By Nick Durham
1995’s Evil Ed is one of my favorite foreign horror films of the 90’s just based on the fact that it’s so damn ridiculous that if you’ve never seen it, you’re doing yourself a disservice. Making its way to our shores a few years after its initial release, Evil Ed is a Swedish horror/comedy hybrid that satires the harsh censoring that films were subjected to in Sweden from 1911 to 1996. Knowing this information helps going into Evil Ed, as it becomes much easier to appreciate what the filmmakers were going for here in terms of the sheer over the top carnage and screwball hilarity that follows.

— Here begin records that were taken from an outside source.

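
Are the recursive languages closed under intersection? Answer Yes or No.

Run both deciders on the input and accept iff both accept; the combined machine always halts.
So the recursive languages are closed under intersection.

Yes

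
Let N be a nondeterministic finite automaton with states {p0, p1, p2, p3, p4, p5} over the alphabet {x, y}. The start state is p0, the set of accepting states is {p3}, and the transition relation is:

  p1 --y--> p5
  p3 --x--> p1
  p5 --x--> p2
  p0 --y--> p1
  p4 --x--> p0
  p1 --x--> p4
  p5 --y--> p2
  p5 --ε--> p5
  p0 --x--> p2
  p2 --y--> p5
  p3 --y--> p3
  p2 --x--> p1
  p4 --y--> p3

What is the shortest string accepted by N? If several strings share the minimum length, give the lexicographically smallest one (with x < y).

yxy

A breadth-first search from p0 reaches an accepting state first via the path p0 → p1 → p4 → p3 on input yxy.
No string of length < 3 is accepted (BFS exhausts all shorter strings without reaching an accepting state), and yxy is the lexicographically least accepting string of length 3.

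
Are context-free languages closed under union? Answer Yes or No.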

The story of Evil Ed (not to be confused with Evil Ed from Fright Night) follows relatively conservative film editor Ed, who gets charged with cutting and editing the Loose Limbs slasher film series. After going through numerous scenes and cuts that feature copious amounts of blood, gore, dismemberment, nudity, and the voice of the great Bill Moseley (who is a hoot whenever his voice is overheard), Ed begins to slowly lose his mind. Eventually Ed goes on an ultra gory rampage, culminating in a showdown with film geek Nick along with the cops too. In between all that is plenty of zaniness, slapstickery, and plain old bloody fuckery to boot.
While Evil Ed on its surface may not appear to be anything too special, deep down this film is a gem. It’s well shot, well-directed, and the scenes of carnage and nastiness are well done as well, with some pretty good effects and makeup too. The English dubbing is hilarious to listen to, and only makes the film more enjoyable in my opinion. Not to mention the fact that the few times Bill Moseley’s voice shows up in scenes wherein Ed is working are worth the price of admission here alone. Even though the film kind of begins to fall apart in the beginning of its third act, Evil Ed is still a totally enjoyable horror hoot regardless.
Arrow Video’s Blu-ray release of Evil Ed, dubbed the “Special ED-ition”, is a wonderful limited edition set. The first two discs of the set are the Blu-ray and DVD versions of the new 99-minute cut of the film, and features an introduction by writer/director Anders Jacobsson and editor Doc. There’s a long featurette that details the making of the film and the trials and tribulations associated with making a splatter film in a film industry that was ruled by censors, which is very interesting to watch. There’s also retrospectives on the careers of the filmmakers pre and post-Evil Ed; as well as deleted scenes, trailers, and a video on how this new cut of the film was assembled. The third disc of this set is a Blu-ray featuring the oringal 93-minute cut of the film, as well as a three-plus hour long documentary on the making of the film which is ridiculously in-depth and informative. This set is rounded out by the typical collectible booklet featuring new writings on the legacy of the film which have become standard issue for Arrow’s bigger-ticket Blu-ray sets as well.
It goes without saying that Arrow’s Blu-ray release of Evil Ed is most definitely worth picking up. The film itself isn’t for everyone to be sure, but Arrow’s Blu-ray set is flat out wonderful. If you’re a fan of the film, it goes without saying that you should definitely pick this up, and if you’ve never seen Evil Ed before, there’s no better time to do so than now.